In the opening chapters of My Brilliant Friend, the near-death of a neighbor is abbreviated with the same calm:

One of the many terrible scenes of my childhood begins with the shouts of Melina and Lidia, with the insults they hurl from the windows and then on the stairs; it continues with my mother rushing to our door, opening it, and looking out, followed by us children; and ends with the image, for me still unbearable, of the two neighbors rolling down the stairs, entwined, and Melina’s head hitting the floor of the landing, a few inches from my shoes, like a white melon that has slipped from your hand.

These elisions and truncations draw the narrative away from scene and into Ferrante’s trademark interiority, the most defining and captivating feature of her work—the worlds of her novels are winnowed through the inner machinery of memory. Through the transparent screen of Ferrante’s prose, Lenu narrates from some dark confessional of the mind, as if purging herself of the story that she tells. The reader, in turn, is captivated—who isn’t fascinated by other people’s sins? Even still, given the damning material that Lenu divulges (more than once, she wishes Lila were dead) one also has the sense that these are admissions we shouldn’t overhear. In this way, the relationship between reader and narrator mirrors the central friendship of the series. As Lenu falls for Lila, we fall for Ferrante: at first hesitantly, even reluctantly; though in the end, she captures us completely.

Ultimately, Ferrante’s brand of solipsism is rooted in contingency. With every confession, Lenu sheds another layer of her past, denouncing scholarship, marriage, politics, and friendship, arriving at last at the threshold to the temple of the self: “I sunk inside myself, inside my flesh, which seemed to me not only the sole dwelling possible but also the only material for which it was worthwhile to struggle.” But embedded within this essential “material” of herself, Lenu, paradoxically, finds Lila: “Her life continuously appears in mine, in the words that I’ve uttered…in a particular gesture that is an adaptation of a gesture of hers, in my less which is such because of her more, in my more which is the yielding to the force of her less.” To the series’ many merits—the captivating storytelling, the brutal honesty, the feminist overtones—we might add that here, Ferrante has not only inverted the narcissism of introspection, but equated it with friendship.

Once again, Ferrante has gathered the unspoken flotsam that litters the mind of every wife, mother, and friend, and made of it a novel. You may not like what she has to say. But like Lila, she remains a woman to be reckoned with. These new and ever-ferocious books secure Ferrante’s position as a contemporary master of interiority, and prove that her talents extend to rendering sociability as well, however suspicious of relationships her fierce, intelligent female leads remain.
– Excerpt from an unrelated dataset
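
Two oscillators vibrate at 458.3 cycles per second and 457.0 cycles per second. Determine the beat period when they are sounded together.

0.769 s

f_beat = |458.3 − 457.0| = 1.3 Hz.
Beat period T = 1 / f_beat = 1 / 1.3 s.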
In the end, the most one can say of this brilliant friendship is that each woman demands of the other an excellence no one else would. “What fucking use has it been for me to imagine that you would enjoy a wonderful life for me, too?” Lila reprimands Lenu toward the end of Those Who Stay and Those Who Leave. It is the only way she knows how to say she expected more of them both.

Jessi Stevens is an MFA candidate in fiction at Columbia University.